Yea… they deserved the merger…
Unlike the C&NW, the WP was able to 'keep' its last name.
the think the union pacific ones look best in my opinion. The western pacific ones look like a cartoon depiction of a locomotive 😂
I wish Texas had a Texas Pacific Railroad like Western Pacific
You mean the Texas and pacific
@ I was making it up. Would be nice if Texas railroads learned innovation and technology from Western Pacific. I coined “Texas Pacific”. Central Texas, used to have 120-200 miles of track and by 1941 just a few months before WW-2 broke, the old Cotton Belt lost track from Stephenville to Gatesville TX They didn’t know how to improve their business savvy.
This is what you would get if a diesel wanted to identify as a steam engine.
Why Would Diesel Use Tender Engines for Man!?
Wow.
Good video, like ...
Mopac boxcar!! 2:30
Mopac caboose!! 1:45
Diesel would have words
Tender engines don't shunt! It's not dignified!
hey wait a minute.. I know that maple syrup voice anywhere..
4:15 nice Lehigh Valley Railroad photo lol
Bro is acting like trainz
25k views in 1 day im impressed! (This is yeet on a alt
Definitely some on from a lab probably made this
just put the elephant ears on lil bro 🙏
Cool
💀
The audio in this video is awful.
So is the acting
In my opinion a diesel locomotive with a steam locomotive tender looks out of place and I've post a tiktok video about b units and slugs can be used as a tender for diesels for more fuel and boost for freight trains getting heavier and route will take miles.
beginning of this video is cringe worthy. Here to learn some history not cringe.
Other than occupying physical space behind a lead locomotive, a tender and a B unit have nothing to do with each other. It’s a silly assertion.
I understand you’re trying something different, but this ‘conversation’ bit is off the charts cringe. Otherwise interesting tho
Not an easy narration to follow. Clarity, . . . . questionable; demeanor of the narrator - annoying. Subject could have been more serious and thus more informative. Got the impression that this was aimed at high school audience.
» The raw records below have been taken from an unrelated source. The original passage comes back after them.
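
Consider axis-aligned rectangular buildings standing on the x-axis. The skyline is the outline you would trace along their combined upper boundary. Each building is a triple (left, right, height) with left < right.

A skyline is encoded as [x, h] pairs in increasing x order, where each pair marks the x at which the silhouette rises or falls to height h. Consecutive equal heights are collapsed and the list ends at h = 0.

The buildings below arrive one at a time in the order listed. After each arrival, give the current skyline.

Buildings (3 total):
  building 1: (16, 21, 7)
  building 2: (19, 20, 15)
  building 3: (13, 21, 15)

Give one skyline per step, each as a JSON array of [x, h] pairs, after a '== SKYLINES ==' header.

== SKYLINES ==
[[16,7],[21,0]]
[[16,7],[19,15],[20,7],[21,0]]
[[13,15],[21,0]]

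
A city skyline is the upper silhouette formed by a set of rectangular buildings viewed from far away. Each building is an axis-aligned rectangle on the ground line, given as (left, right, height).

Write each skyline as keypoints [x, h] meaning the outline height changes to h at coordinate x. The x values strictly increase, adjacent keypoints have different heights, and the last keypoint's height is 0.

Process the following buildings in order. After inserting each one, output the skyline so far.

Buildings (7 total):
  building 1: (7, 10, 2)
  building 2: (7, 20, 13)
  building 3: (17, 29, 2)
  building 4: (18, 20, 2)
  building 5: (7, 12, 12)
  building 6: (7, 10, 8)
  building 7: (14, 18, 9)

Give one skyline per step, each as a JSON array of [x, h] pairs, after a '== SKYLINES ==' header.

== SKYLINES ==
[[7,2],[10,0]]
[[7,13],[20,0]]
[[7,13],[20,2],[29,0]]
[[7,13],[20,2],[29,0]]
[[7,13],[20,2],[29,0]]
[[7,13],[20,2],[29,0]]
[[7,13],[20,2],[29,0]]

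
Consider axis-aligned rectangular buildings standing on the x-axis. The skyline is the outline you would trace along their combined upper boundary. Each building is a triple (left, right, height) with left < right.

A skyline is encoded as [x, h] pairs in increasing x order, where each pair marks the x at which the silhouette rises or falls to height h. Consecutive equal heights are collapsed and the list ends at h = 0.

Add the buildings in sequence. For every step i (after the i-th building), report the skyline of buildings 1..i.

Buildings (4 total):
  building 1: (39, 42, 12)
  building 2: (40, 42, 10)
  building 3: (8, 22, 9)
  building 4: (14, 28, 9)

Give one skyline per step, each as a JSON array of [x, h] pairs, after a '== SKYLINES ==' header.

== SKYLINES ==
[[39,12],[42,0]]
[[39,12],[42,0]]
[[8,9],[22,0],[39,12],[42,0]]
[[8,9],[28,0],[39,12],[42,0]]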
For some reason, these phony made-up conversations (sometimes not between actual people but between institutions) are quite popular on You Tube and other video media these days. All of them are lame, juvenile, and sophomoric.
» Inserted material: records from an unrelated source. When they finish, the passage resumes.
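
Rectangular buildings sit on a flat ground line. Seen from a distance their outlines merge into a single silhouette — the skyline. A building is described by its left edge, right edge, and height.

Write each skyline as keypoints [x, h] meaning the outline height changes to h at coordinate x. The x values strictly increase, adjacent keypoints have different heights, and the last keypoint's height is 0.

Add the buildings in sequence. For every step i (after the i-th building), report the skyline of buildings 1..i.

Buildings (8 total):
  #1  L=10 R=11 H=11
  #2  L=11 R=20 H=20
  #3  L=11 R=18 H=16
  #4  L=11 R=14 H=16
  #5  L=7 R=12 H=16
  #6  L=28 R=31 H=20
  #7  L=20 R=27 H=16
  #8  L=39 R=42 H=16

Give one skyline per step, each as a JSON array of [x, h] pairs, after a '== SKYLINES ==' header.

== SKYLINES ==
[[10,11],[11,0]]
[[10,11],[11,20],[20,0]]
[[10,11],[11,20],[20,0]]
[[10,11],[11,20],[20,0]]
[[7,16],[11,20],[20,0]]
[[7,16],[11,20],[20,0],[28,20],[31,0]]
[[7,16],[11,20],[20,16],[27,0],[28,20],[31,0]]
[[7,16],[11,20],[20,16],[27,0],[28,20],[31,0],[39,16],[42,0]]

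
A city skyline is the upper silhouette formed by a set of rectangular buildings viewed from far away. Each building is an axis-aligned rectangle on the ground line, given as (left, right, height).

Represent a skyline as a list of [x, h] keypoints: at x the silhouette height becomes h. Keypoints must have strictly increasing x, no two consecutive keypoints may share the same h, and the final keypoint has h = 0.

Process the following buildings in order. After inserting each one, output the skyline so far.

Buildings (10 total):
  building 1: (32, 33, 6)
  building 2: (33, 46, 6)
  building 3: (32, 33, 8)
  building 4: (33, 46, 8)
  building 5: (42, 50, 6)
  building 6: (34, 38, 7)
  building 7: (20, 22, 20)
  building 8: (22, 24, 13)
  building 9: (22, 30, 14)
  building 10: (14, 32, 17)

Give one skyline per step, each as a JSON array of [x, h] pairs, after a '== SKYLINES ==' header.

== SKYLINES ==
[[32,6],[33,0]]
[[32,6],[46,0]]
[[32,8],[33,6],[46,0]]
[[32,8],[46,0]]
[[32,8],[46,6],[50,0]]
[[32,8],[46,6],[50,0]]
[[20,20],[22,0],[32,8],[46,6],[50,0]]
[[20,20],[22,13],[24,0],[32,8],[46,6],[50,0]]
[[20,20],[22,14],[30,0],[32,8],[46,6],[50,0]]
[[14,17],[20,20],[22,17],[32,8],[46,6],[50,0]]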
Not easy to follow? Did we watch the same video?
@2quintly @tcarney57 I understand your complaints, as my past four years of making history related videos on this channel have otherwise been more serious and to the point. However, I feel that after a while of trying the same tactics with decent to poor viewership results, I might as well consider ways to make my videos stand out and to make parts of them a bit more fun, and the record high viewership numbers with this video seem to indicate that I'm doing something right. I include these dialogues in order to oversimplify some of the key concepts behind these stories, but to your point, I will try to make them shorter and more serious toned depending on the topic in order to reach out to a wider audience, as a significant portion of my viewers are over the high school/college age according to youtube studio analytics.